“Am Yisrael Chaï”, le peuple d’Israël est en vie !

Vienne, 9 novembre 1938. Mon père a 10 ans quand il voit se dérouler sous ses yeux la Kristallnacht, ce pogrom à grande échelle perpétré sur le territoire du Reich dans la nuit du 9 au 10 novembre. Tapi dans la pénombre de la cuisine qui lui sert également de chambre, il observe de sa fenêtre au 3ème étage les SA ivres de haine bouter le feu à la petite “schule” (synagogue informelle) qui se trouve dans la cour intérieure de l’immeuble.

Les récents événements renvoient inévitablement aux souvenirs du passé : d’abord le pogrom du 7 octobre en Israël; ensuite les néo-antisémites et les néo-collabos à l’œuvre ici dans nos rues, sur les écrans, à l’université, au Parlement et jusqu’à certains membres du gouvernement.
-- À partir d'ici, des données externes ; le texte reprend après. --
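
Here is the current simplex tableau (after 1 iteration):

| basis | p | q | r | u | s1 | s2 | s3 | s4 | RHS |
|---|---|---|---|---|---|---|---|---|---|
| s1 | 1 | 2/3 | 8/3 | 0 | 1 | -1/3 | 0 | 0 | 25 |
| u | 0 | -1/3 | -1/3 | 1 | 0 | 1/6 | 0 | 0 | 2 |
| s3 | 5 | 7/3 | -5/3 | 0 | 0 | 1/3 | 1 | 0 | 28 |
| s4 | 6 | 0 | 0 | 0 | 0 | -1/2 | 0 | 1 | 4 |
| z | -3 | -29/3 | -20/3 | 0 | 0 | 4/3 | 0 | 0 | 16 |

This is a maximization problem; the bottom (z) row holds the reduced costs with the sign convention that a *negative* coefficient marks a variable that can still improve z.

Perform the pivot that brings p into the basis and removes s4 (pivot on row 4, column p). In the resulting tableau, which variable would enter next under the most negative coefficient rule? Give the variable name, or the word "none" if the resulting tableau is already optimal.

q

Pivot element 6. New z-row = old z-row − (-3)·(row 4/6).
Updated z-row coefficients: p: 0, q: -29/3, r: -20/3, u: 0, s1: 0, s2: 13/12, s3: 0, s4: 1/2.
The most negative is -29/3 in column q, so q would enter next.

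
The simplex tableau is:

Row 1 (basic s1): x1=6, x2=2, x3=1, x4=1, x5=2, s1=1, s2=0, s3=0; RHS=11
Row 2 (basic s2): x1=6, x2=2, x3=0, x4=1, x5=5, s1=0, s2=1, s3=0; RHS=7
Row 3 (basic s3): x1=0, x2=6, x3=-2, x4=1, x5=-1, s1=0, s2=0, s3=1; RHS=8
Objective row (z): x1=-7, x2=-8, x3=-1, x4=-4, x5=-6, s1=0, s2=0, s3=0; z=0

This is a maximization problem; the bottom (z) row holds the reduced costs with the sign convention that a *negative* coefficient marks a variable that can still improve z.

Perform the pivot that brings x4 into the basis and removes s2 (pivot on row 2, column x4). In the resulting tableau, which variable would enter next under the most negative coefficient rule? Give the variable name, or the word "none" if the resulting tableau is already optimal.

x3

Pivot element 1. New z-row = old z-row − (-4)·(row 2/1).
Updated z-row coefficients: x1: 17, x2: 0, x3: -1, x4: 0, x5: 14, s1: 0, s2: 4, s3: 0.
The most negative is -1 in column x3, so x3 would enter next.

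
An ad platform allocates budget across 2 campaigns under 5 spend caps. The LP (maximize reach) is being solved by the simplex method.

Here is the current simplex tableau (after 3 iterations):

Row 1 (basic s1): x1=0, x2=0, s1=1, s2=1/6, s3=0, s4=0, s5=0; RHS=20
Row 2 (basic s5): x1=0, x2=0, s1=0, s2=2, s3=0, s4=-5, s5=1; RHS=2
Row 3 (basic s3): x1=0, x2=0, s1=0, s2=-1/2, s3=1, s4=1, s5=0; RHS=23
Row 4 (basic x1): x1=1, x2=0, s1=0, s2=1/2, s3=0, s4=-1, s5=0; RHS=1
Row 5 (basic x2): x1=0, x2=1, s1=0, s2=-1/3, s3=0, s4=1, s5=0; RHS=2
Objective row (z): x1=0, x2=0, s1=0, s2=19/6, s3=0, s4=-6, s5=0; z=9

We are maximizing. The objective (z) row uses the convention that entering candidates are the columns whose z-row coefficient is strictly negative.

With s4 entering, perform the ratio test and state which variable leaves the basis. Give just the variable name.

Ratios: row 1 (s1): entry 0 ≤ 0, skip; row 2 (s5): entry -5 ≤ 0, skip; row 3 (s3): 23/1 = 23; row 4 (x1): entry -1 ≤ 0, skip; row 5 (x2): 2/1 = 2.
Minimum ratio 2 is in the x2 row, so x2 leaves.

x2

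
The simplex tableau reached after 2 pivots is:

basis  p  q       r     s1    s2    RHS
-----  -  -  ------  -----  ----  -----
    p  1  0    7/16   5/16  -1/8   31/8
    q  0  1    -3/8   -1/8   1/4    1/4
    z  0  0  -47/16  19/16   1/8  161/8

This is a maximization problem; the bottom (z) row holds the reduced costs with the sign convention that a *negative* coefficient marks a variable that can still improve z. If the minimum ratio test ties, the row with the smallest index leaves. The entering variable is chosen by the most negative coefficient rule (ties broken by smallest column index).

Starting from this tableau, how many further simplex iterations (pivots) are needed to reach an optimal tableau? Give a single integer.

2

pivot: r in, p out → z = 323/7
pivot: s2 in, q out → z = 64
No improving column remains; optimal.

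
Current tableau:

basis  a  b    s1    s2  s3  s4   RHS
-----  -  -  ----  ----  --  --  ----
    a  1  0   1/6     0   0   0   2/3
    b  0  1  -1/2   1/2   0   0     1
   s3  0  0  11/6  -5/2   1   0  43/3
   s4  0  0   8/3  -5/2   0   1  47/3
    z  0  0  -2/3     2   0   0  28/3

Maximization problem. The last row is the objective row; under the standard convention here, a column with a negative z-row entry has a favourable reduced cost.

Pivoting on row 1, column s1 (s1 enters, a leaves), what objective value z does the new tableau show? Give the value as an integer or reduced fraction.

12

Minimum ratio for s1: (2/3)/(1/6) = 4.
z changes by −(z-row coeff of s1)·ratio = −(-2/3)·4 = 8/3.
New z = 28/3 + (8/3) = 12.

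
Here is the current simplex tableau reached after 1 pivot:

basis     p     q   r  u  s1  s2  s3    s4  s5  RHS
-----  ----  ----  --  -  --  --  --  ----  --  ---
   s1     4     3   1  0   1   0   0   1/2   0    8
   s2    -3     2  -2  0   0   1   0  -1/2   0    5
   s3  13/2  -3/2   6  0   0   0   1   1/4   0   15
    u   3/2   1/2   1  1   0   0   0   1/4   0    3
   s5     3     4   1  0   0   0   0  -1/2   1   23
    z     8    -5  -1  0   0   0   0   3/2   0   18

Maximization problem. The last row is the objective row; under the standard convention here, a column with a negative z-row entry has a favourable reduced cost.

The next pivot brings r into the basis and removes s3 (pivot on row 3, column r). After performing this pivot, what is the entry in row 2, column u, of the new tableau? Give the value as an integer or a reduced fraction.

0

Pivot element is row 3, column r: 6.
Normalize row 3: new (row 3, u) = 0/6 = 0.
row 2 ← row 2 − (-2)·(new row 3): 0 − (-2)·0 = 0.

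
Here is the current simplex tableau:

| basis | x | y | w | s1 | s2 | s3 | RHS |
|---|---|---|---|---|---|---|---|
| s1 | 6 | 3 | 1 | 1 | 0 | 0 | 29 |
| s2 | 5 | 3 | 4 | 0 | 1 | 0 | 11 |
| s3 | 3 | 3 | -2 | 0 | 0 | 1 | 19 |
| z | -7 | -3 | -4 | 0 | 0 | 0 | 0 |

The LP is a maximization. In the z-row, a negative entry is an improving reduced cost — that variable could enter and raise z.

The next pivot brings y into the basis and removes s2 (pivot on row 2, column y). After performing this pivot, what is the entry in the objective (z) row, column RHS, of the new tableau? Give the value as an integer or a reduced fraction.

11

Pivot element is row 2, column y: 3.
Normalize row 2: new (row 2, RHS) = 11/3 = 11/3.
z-row ← z-row − (-3)·(new row 2): 0 − (-3)·(11/3) = 11.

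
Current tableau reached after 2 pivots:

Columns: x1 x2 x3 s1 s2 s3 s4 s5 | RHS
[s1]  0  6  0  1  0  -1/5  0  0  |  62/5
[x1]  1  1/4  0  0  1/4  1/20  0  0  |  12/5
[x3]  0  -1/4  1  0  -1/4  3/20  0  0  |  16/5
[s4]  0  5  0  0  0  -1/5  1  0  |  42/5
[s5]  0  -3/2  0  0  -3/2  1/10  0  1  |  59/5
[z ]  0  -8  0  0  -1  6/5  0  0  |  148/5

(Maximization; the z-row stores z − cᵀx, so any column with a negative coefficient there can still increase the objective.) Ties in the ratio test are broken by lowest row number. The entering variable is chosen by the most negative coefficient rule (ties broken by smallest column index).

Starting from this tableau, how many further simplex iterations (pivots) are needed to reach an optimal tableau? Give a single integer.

pivot: x2 in, s4 out → z = 1076/25
pivot: s2 in, x1 out → z = 1274/25
No improving column remains; optimal.

2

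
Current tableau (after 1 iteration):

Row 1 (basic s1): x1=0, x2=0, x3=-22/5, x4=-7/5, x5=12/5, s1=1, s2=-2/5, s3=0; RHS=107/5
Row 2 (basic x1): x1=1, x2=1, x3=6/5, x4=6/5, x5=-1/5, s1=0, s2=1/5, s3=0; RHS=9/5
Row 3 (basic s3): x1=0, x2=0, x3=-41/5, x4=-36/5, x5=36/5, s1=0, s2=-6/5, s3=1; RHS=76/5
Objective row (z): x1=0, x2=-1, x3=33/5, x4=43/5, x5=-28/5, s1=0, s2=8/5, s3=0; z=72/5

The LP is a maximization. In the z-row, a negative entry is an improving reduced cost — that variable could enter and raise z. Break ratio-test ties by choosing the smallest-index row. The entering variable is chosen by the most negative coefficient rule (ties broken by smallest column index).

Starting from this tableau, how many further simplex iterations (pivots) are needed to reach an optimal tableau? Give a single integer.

2

pivot: x5 in, s3 out → z = 236/9
pivot: x2 in, x1 out → z = 256/9
No improving column remains; optimal.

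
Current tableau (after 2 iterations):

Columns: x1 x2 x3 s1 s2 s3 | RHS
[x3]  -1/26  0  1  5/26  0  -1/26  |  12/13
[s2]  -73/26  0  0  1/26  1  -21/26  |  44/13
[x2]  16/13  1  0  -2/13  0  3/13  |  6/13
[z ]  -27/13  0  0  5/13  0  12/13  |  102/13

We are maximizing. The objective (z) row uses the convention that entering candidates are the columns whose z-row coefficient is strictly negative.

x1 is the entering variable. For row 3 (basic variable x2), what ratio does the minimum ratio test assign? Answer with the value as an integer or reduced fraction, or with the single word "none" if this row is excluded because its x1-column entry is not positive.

Ratio = RHS / (x1 entry) = (6/13) / (16/13) = 3/8.

3/8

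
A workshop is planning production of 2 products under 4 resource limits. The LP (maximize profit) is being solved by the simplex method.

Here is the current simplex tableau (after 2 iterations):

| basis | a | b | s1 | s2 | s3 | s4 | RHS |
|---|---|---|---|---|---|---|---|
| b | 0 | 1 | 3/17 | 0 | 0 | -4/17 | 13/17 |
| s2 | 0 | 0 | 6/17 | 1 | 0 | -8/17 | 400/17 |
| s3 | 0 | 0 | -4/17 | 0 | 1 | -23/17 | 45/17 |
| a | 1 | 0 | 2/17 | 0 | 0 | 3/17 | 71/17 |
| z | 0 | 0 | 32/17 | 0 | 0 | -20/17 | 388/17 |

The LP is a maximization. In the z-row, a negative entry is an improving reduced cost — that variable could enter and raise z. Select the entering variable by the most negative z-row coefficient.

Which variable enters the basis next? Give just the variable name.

s4

Objective-row coefficients: a: 0, b: 0, s1: 32/17, s2: 0, s3: 0, s4: -20/17.
The most negative is -20/17 in column s4, so s4 enters.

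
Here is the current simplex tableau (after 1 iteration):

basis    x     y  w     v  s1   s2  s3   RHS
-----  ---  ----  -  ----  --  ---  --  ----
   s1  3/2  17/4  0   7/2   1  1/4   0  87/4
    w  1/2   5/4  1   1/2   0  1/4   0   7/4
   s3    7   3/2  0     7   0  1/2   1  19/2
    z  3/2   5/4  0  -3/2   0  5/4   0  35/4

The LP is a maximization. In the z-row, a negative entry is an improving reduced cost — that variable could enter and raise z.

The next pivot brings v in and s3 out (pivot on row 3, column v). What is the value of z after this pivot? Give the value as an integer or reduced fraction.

Minimum ratio for v: (19/2)/7 = 19/14.
z changes by −(z-row coeff of v)·ratio = −(-3/2)·(19/14) = 57/28.
New z = 35/4 + (57/28) = 151/14.

151/14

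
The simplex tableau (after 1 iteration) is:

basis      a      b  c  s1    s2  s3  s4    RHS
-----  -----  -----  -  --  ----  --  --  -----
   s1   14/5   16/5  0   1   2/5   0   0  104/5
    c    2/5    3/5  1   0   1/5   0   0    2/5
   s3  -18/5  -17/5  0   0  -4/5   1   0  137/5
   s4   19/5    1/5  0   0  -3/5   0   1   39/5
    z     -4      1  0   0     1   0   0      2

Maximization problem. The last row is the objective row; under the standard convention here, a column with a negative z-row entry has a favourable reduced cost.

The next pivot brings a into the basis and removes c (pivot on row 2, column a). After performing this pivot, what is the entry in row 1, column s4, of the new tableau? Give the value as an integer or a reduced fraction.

Pivot element is row 2, column a: 2/5.
Normalize row 2: new (row 2, s4) = 0/(2/5) = 0.
row 1 ← row 1 − (14/5)·(new row 2): 0 − (14/5)·0 = 0.

0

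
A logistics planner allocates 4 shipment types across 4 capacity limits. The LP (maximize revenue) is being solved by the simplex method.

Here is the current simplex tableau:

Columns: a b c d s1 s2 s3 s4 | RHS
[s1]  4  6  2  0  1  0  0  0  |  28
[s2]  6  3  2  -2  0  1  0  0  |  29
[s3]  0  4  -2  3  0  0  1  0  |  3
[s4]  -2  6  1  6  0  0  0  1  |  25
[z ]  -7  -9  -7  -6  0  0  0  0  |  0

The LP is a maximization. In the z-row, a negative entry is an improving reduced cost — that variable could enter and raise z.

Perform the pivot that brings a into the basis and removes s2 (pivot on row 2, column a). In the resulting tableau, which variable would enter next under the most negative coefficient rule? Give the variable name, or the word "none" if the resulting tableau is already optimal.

Pivot element 6. New z-row = old z-row − (-7)·(row 2/6).
Updated z-row coefficients: a: 0, b: -11/2, c: -14/3, d: -25/3, s1: 0, s2: 7/6, s3: 0, s4: 0.
The most negative is -25/3 in column d, so d would enter next.

d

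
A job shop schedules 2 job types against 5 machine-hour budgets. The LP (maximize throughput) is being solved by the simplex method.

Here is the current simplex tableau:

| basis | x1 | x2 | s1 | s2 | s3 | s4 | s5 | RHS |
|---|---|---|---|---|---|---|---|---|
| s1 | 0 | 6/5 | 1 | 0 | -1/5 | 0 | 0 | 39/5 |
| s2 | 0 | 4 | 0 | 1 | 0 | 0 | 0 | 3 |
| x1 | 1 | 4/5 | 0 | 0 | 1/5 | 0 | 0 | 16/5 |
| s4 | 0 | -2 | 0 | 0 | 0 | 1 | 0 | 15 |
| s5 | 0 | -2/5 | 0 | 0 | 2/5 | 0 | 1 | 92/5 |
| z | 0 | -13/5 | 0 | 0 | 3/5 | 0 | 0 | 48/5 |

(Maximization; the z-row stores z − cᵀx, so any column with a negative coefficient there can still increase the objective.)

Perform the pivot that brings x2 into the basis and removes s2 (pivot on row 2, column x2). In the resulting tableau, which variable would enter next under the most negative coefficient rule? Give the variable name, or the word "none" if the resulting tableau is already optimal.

Pivot element 4. New z-row = old z-row − (-13/5)·(row 2/4).
Updated z-row coefficients: x1: 0, x2: 0, s1: 0, s2: 13/20, s3: 3/5, s4: 0, s5: 0.
No coefficient is strictly negative; the tableau after this pivot is optimal.

none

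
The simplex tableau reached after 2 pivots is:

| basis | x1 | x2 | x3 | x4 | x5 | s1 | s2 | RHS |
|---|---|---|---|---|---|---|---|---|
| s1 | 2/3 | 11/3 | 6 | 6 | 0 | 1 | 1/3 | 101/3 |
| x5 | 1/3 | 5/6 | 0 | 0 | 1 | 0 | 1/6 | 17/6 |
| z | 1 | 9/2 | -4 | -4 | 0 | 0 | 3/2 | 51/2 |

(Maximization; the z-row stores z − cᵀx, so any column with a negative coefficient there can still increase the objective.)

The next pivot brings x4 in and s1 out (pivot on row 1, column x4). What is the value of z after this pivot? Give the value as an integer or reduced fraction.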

Au sein de ma communauté, je vois depuis quelques semaines grandir une terrible inquiétude accompagnée par ce sentiment familier d’esseulement. Je veux leur dire que nous ne sommes pas tout à fait seuls et que les antisémites n’auront pas raison de nous. Ça fait 3 000 ans qu’on en témoigne. Nietzsche dit que “ce qui ne tue pas rend plus fort” et Sartre avance que “c’est l’antisémite qui fait le Juif”. Le premier a raison, le second partiellement : si l’antisémite fait parfois le Juif, il renforce surtout le Juif.

L’Affaire Dreyfus en est une illustration. C’est en assistant à la dégradation publique du capitaine Alfred Dreyfus le 5 janvier 1895 dans la cour de l’École Militaire à Paris, que le journaliste austro-hongrois Theodor Herzl comprend que l’unique solution pour échapper aux persécutions antisémites est de renouer le peuple juif à son destin national. La condamnation inique du capitaine juif transforme ainsi Herzl en Moïse des Temps modernes. Un demi-siècle plus tard, David Ben Gourion proclame l’indépendance de l’État d’Israël sur la terre ancestrale du peuple juif.

Cette renaissance ne marquera pas pour autant la fin de l’antisémitisme. Elle lui donnera un nouveau visage, celui de l’antisionisme, et une nouvelle langue, celle des droits de l’homme. On reprochait aux Juifs de s’être laissés mener à l’abattoir durant la Seconde Guerre mondiale. Aujourd’hui on leur reproche de ne pas se laisser faire. Ne leur en déplaise, le peuple d’Israël a depuis 1948 son destin entre ses mains et combat ceux qui rêvent de mettre la Shoah au pluriel.

C’est en gardant ces considérations à l’esprit que nous devons aborder les semaines et mois à venir, et ainsi honorer l’hymne juif à la vie prononcé en 1945 par l’aumônier militaire de l’armée britannique, le rabbin Leslie Hardman, accueillant les rescapés juifs du camp nazi de Bergen-Belsen : “Am Yisrael Chai”, le peuple d’Israël est en vie !

à propos de l'auteur
Né en 1968 à Bruxelles d'une mère marocaine et d'un père autrichien, Joël Rubinfeld est président de la Ligue belge contre l’antisémitisme depuis 2014. Il a précédemment été président du Comité de Coordination des Organisations Juives de Belgique, vice-président du Congrès Juif Européen et co-président du Parlement Juif Européen. Il est diplômé en marketing et communication de l'École Pratique des Hautes Études Commerciales.